Se se recusasse a participar na tortura, temia que também ele fosse rotulado como traidor e sujeito à mesma provação que as vítimas da tortura. Ele se viu preso entre o profundo remorso que sentia e o medo de acabar na mesma situação das vítimas caso se recusasse a obedecer. O denunciante revelou que duas vans Volkswagen Transporter, uma preta e outra cinza, foram utilizadas no sequestro das vítimas. Ele revelou ainda que duras táticas de tortura foram usadas até que as vítimas concordassem em confessar tudo o que o MIT exigia. Manifestou a sua disponibilidade para cooperar com os procuradores caso fossem iniciadas investigações sobre estas alegações de tortura no futuro.


Se se recusasse a participar na tortura, temia que também ele fosse rotulado como traidor e sujeito à mesma provação que as vítimas da tortura. Ele ficou preso entre o profundo remorso que sentia e o medo de acabar na mesma situação das vítimas.


Em 8 de julho de 2017, a esposa de Oran apresentou uma queixa com base nas alegações do denunciante, instando o Ministério Público a investigar as alegações e a descobrir a identidade do denunciante. No entanto, a denúncia desapareceu misteriosamente no Ministério Público e nenhuma ação foi tomada pelas autoridades para investigar as alegações feitas pelo denunciante.

Este não é o único site de tortura operado pelo MIT. Eles têm outra instalação estabelecida perto do aeroporto de Ancara, e há vários outros locais espalhados por toda a Turquia. Além disso, para além das fronteiras turcas, o MIT também mantém locais secretos no norte da Síria que têm sido utilizados para tortura extrema e tácticas de interrogatório. Esses sites não estão limitados a estrangeiros; também foram utilizados para pessoas que foram raptadas na Turquia.

Apesar das provas crescentes, das numerosas queixas criminais, dos depoimentos das vítimas e das confissões de altos funcionários do MIT, o governo Erdogan nunca iniciou quaisquer investigações eficazes sobre as alegações de tortura.

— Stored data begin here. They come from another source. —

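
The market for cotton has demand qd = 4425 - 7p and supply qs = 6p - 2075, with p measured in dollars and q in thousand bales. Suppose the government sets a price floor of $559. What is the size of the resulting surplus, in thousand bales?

767

Equilibrium: 4425 - 7p = 6p - 2075, so 6500 = 13p and p* = 500, q* = 925.
Because the floor (559) lies above the market-clearing price, it is binding.
At p = 559: qd = 4425 - 7·559 = 512 and qs = 6·559 - 2075 = 1279.
Surplus = qs - qd = 1279 - 512 = 767.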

Em certos casos, os procuradores pareciam estar a prosseguir investigações sobre estas alegações, apenas para as abandonarem mais tarde, citando a falta de provas como pretexto. Até à data, não foram realizadas inspeções in loco nos locais negros de Ancara.


Sobre o autor:

Abdullah Bozkurt, bolsista de redação do Fórum do Oriente Médio, é jornalista investigativo e analista baseado na Suécia, dirige a Rede Nórdica de Pesquisa e Monitoramento e é presidente do Centro para a Liberdade de Estocolmo.